Charles Demuth (1883-1935), Fatering Paris1921-1922, oil on canvas, 63 x 50 cm, Colombus Museum of Art.
© Columbus Museum of Art, Ohio.
The 180 works presented come from many museums and private collections from France but also from the United States, Germany, Belgium, Spain and Italy. The influence of the industrial aesthetics of liners on contemporary art is revealed in all areas: architecture and decoration with the House E-1027 (board of Living architecturewinter 1929) and the Swivel drawer (1926-1929) by Eileen Gray or the Pichet Normandy (1935) by Peter Müller-Munk; painting with Fatering Paris (1921-1922, [voir ill.]) of Charles Demuth, White magic (1926) by Georges Malkine or Port. Opus 2 (1926) by Victor Servranckx; poster and advertising edition with The pergola casino in Saint-Jean de Luz (1928) by Robert Mallet-Stevens or Holland-America Line, Spring 1929 (1928) by Am Cassandre. Photography is beautifully represented: evidenced by Flood of “Normandy” in dryard, Saint-Nazaire (1936) by François Tuefferd or Inaugural trip to the liner “Normandy”, fireplace (1935) by Roger Schall.

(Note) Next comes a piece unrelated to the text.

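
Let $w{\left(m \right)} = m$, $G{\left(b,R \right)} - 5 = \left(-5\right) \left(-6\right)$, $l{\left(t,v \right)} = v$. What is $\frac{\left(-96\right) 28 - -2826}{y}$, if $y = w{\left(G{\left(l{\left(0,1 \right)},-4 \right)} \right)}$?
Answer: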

The commissioners have not forgotten the place of art inside the boats and show reduced versions of Jean Dunand’s decorations for Normandy. But passengers could also draw inspiration from their trip on board, like Raoul Dufy drawing ” Queen Mary “, September 19, 1937. By boat, Blaise Cendrars wrote the poem “Cabin no 6” (Road leaves, I. Formose1924) and, during the inaugural trip of the NormandyJeanne Lanvin presented a fashion show.

Anonymous, Normandy 1st class indoor pool: American swimming champion Johnny Weissmuller trains on boardaround 1935, gelatin-argentic test, period draw, 12.9 x 18 cm, Frédéric Gros collection.